Shortest paths from A to B in a grid My task is to count number of different paths from A to B, moving only down or right so that path does not pass through walls on picture below.

So, in both of these walls we have $4$ segments. For the top right one I tried to find all paths that pass through segment $i(i=1,2,3,4)$.
Let $A_i$ be number of paths that pass through segment $i$ for the top wall.
Now, I've found cardinality of those $4$ sets, and got following results:
$|A_1|$ = $5 \choose 4$ $9 \choose 4$
$|A_2|$ = $7 \choose 4$ $8 \choose 3$
$|A_3|$ = $8 \choose 5$ $7 \choose 3$
$|A_4|$ = $9\choose 5$ $5 \choose 4$
For the next part, using inclusion exclusion formula, I should find intersection of all combinations of $2,3$ and $4$ sets, but not sure how to do that. For the cardinalities above I first found path from A to starting point of segment, and then from end point of segment to B(without that segment). Any idea how to continue?
 A: Don't use inclusion–exclusion at top-level for this one. Instead observe that the path must follow exactly of three routes,

*

*Through the $(1,5)$ and $(4,8)$ squares in the southwest. The path from $(1,1)$ to $(1,5)$ and $(4,8)$ to $(8,8)$ are unique; there are $\binom63-1=19$ paths from $(1,5)$ to $(4,8)$, the $-1$ because of the wall protrusion blocking the $(5,4)$ square. Thus there are $19$ paths on this route.

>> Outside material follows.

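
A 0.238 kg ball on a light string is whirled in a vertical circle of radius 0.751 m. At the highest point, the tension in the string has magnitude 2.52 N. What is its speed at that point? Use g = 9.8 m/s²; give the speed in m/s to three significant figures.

At the top, T + mg = mv²/r, so v = √(r(T/m + g)) = √(0.751 × (2.52/0.238 + 9.8)) = √(0.751 × 20.39) = √15.31 = 3.913 m/s.

3.91 m/s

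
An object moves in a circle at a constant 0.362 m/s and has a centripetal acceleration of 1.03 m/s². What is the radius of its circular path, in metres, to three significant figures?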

*Through the $(5,1)$ and $(8,4)$ squares in the northeast – also $19$ paths by symmetry.

*Through the $(4,4)$ and $(5,5)$ squares. The number of possibilities for each segment is an unconstrained lattice-paths-in-rectangle problem, so they can be multiplied: $\binom63\binom21\binom63=800$.

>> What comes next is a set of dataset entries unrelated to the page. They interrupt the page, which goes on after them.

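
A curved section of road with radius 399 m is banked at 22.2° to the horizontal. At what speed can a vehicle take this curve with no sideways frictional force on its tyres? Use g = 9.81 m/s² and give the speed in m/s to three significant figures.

40.0 m/s

On a frictionless banked curve, N sinθ = mv²/r and N cosθ = mg, so tanθ = v²/(rg).
v = √(r g tanθ) = √(399 × 9.81 × tan 22.2°) = √(399 × 9.81 × 0.4081) = √1597 = 39.97 m/s.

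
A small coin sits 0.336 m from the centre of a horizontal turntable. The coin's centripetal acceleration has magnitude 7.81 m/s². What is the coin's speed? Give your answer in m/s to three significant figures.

1.62 m/s

a_c = v²/r ⇒ v = √(a_c · r) = √(7.81 × 0.336) = √2.624 = 1.620 m/s.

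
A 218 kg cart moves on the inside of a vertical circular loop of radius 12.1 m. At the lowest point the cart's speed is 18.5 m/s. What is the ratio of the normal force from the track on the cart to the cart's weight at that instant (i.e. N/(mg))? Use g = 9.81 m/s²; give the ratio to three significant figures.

At the bottom, N − mg = mv²/r, so N = m(v²/r + g) and N/(mg) = v²/(rg) + 1 = (18.5)²/(12.1 × 9.81) + 1 = 2.883 + 1 = 3.883.

3.88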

Thus there are $800+19+19=838$ admissible paths in all.
A: Using full inclusion-exclusion for all the segments of the wall seems like a fairly inefficient way to get the result here. As a hint: use the fact that all such paths either go through $(5,1)$ and $(8,4)$, or through $(4,4)$ and $(5,5)$, or through $(1,5)$ and $(4,8)$, and that these possibilities are mutually exclusive. For each possibility the number of paths seems easy to determine.